Jean Makarle, en el libro ‘Cociña celta e o pote máxico’, acota que “El mundo de los marineros y pescadores es un mundo aparte. Separado de la sociedad por una doble barrera: el miedo respetuoso de la gente del interior hacia el mar y sus habitantes, y la ignorancia altiva de la que presumen los marineros en vista de la frialdad (¿o timidez?) de la gente rural”. Será en la mesa donde convergen con el tiempo estos dos mundos en apariencia antagónicos. Un ejemplo es el emblemático pulpo, que sienta reales de plato de alta cocina en el interior, en Lugo, en Ourense. Arrebatado al mar por los pescadores, salado o secado al sol, es llevado por los activos maragatos que lo mercan en las distintas ferias rurales en su viaje de ida y vuelta hacia el centro de la Península; de esta manera los productos provenientes de las rías son elaborados culinariamente en las zonas rurales para ser degustados en tiempos de vigilia o fiestas de guardar, en bodas o bautismos. Pronto, la fama de las pulpeiras de Carballiño o de Lugo trascendió las fronteras parroquiales, y el “pulpo a la feria” se proyectó como plato nacional, junto a la empanada y el lacón con grelos. Como la cocina está indisolublemente ligada a la cultura de cada pueblo, los emigrantes la llevaron en sus alforjas como una forma de transportar su terruño a la patria de acogida; y se esforzaron tanto en mantener sus costumbres a la hora de comer sus platos favoritos que pasaron por alto incluso condiciones climatológicas y geográficas adversas: un ejemplo es el menú invernal que presidió desde siempre las festividades navideñas en los tórridos veranos del hemisferio sur. El tradicional cocido pasó a ser “puchero criollo” con el incremento de carne vacuna y el aporte del choclo, base de la alimentación de los pueblos americanos originarios. Y el asado fue adaptado con entusiasmo por los emigrantes, logrando unir con armonía las dos grandes civilizaciones, la de los asados y la de los cocidos en la dieta de sus hijos.

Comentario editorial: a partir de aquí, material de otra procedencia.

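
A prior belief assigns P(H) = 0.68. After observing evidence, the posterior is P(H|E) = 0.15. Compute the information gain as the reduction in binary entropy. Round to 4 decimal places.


H(prior) = -0.68*log2(0.68) - 0.32*log2(0.32)
= 0.9044
H(post) = -0.15*log2(0.15) - 0.85*log2(0.85)
= 0.6098
IG = 0.9044 - 0.6098 = 0.2945

0.2945


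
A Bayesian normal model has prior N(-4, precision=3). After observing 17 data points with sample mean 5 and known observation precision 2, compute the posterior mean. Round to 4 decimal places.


Posterior mean = (prior_precision * prior_mean + n * data_precision * data_mean) / (prior_precision + n * data_precision)
Numerator = 3*-4 + 17*2*5 = 158
Denominator = 3 + 17*2 = 37
Posterior mean = 4.2703

4.2703


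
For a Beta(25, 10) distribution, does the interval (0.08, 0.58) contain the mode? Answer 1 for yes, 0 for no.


Mode of Beta(a,b) = (a-1)/(a+b-2)
= (25-1)/(25+10-2) = 0.7273
Check: 0.08 <= 0.7273 <= 0.58?
Result: 0

0


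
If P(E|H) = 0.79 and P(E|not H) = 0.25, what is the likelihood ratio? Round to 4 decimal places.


Likelihood ratio = P(E|H) / P(E|not H)
= 0.79 / 0.25
= 3.16

3.16


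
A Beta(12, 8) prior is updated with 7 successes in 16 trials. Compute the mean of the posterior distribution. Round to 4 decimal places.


After update: Beta(19, 17)
Mean = 19 / (19 + 17) = 19 / 36
= 0.5278

0.5278


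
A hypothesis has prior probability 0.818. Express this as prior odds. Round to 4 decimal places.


Odds = P(H) / P(not H) = 0.818 / 0.182
= 4.4945

4.4945


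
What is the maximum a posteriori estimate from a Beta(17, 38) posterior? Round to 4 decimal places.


The MAP estimate equals the mode of the distribution.
Mode of Beta(a,b) = (a-1)/(a+b-2)
= 16/53
= 0.3019

0.3019


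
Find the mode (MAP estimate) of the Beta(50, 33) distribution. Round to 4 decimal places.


For Beta(a,b) with a,b > 1:
Mode = (a-1)/(a+b-2) = (50-1)/(83-2)
= 49/81 = 0.6049

0.6049


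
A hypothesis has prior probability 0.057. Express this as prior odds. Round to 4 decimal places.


Odds = P(H) / P(not H) = 0.057 / 0.943
= 0.0604

0.0604


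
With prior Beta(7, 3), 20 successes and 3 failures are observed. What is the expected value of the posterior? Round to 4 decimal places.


Posterior = Beta(27, 6)
E[theta] = alpha/(alpha+beta)
= 27/33 = 0.8182

0.8182


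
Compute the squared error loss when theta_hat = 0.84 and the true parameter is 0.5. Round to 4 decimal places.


L = (theta_hat - theta_true)^2
= (0.84 - 0.5)^2
= 0.34^2 = 0.1156

0.1156


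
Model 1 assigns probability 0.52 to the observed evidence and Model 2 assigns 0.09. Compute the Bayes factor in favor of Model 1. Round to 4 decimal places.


BF = P(data|M1) / P(data|M2)
= 0.52 / 0.09 = 5.7778

5.7778


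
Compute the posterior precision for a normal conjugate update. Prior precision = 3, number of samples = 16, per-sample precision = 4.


tau_post = tau_0 + n * tau
= 3 + 16 * 4 = 67

67


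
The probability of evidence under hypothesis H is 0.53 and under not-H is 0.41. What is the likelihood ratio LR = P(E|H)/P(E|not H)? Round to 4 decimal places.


LR = 0.53 / 0.41
= 1.2927

1.2927


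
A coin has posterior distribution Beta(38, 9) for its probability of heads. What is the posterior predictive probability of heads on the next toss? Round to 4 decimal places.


Posterior predictive = E[theta] = alpha/(alpha+beta)
= 38/47
= 0.8085

0.8085


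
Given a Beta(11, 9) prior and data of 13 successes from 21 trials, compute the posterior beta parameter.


Number of failures = 21 - 13 = 8
Posterior beta = 9 + 8 = 17

17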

Ingredientes-Merluza en cazuela: 6 rodajas de merluza / 2 cebollas / 2 dientes de ajo / 3 tomates maduros / 1/2 litro de vino blanco / sal / perejil / aceite / pimienta blanca / pimentón picante / 1/2 Kg. de papas / 100 grs. de jamón / 200 grs. de arvejas / 100 grs. de espárragos.


Preparación: En una cazuela rehogar en un poco de aceite la cebolla picada; cuando esté tierna añadir el perejil picado, los ajos, el tomate sin semillas, pelado, y cortado en cubitos. Dar unas vueltas para sofreír el tomate, y agregar el vino, la pimienta, y una pizca de pimentón picante. Pelar, y cortar las papas en rodajas y darles una cocción de 10 minutos. Echar las papas en el fondo de la cazuela, encima ubicar la merluza pasada unos minutos por la sartén. Cubrir con el rustrido y llagar al horno 30 minutos. Servir adornado con el jamón en tiras, las arvejas cocidas y las puntas de espárrago.